A graphic novel covering the historic race between the United States and Soviet Union to put a man on the moon, T-Minus gives equal coverage to both superpowers, culminating in the events of July 20, 1969.
Along the way readers are introduced to the men and women who made it happen, including lesser-known figures like German rocket scientist Wernher von Braun, who designed the Saturn V rocket that carried Neil Armstrong and company into outer space; Sergei Korolev, the "chief designer" of the Soviet space program; NASA engineers Caldwell "C.C." Johnson and Max Faget; and "computers," otherwise known in the USSR as Russian women who were hired for their mathematical expertise.
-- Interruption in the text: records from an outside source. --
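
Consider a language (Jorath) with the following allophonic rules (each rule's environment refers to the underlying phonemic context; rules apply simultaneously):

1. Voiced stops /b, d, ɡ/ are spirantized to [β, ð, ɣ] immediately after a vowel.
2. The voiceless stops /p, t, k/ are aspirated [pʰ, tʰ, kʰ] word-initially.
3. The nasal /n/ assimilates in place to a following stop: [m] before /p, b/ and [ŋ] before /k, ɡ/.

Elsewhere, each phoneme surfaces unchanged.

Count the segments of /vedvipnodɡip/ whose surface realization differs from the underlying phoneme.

2

Segments that undergo a rule: /d/ → [ð] (rule 1); /d/ → [ð] (rule 1).
All other segments surface unchanged.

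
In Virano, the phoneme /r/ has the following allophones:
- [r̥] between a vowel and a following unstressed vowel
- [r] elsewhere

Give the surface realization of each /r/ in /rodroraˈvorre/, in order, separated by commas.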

Jim Ottaviani, the writer of T-Minus, and Zander Cannon and Kevin Cannon, who illustrated it (and aren't related, it turns out), stuff a large amount of historical and technological information into T-Minus's 100-plus pages, so much so that at times the pace flagged because I got bogged down in explanations of acronyms such as TLI ("Trans-Lunar Injection") and GUIDO ("Guidance Officer"). If you've recently developed a casual interest in the history of space exploration, T-Minus probably isn't the place to start, but its authors show a deep respect for the attention spans of their intended tween audience, which is to be commended.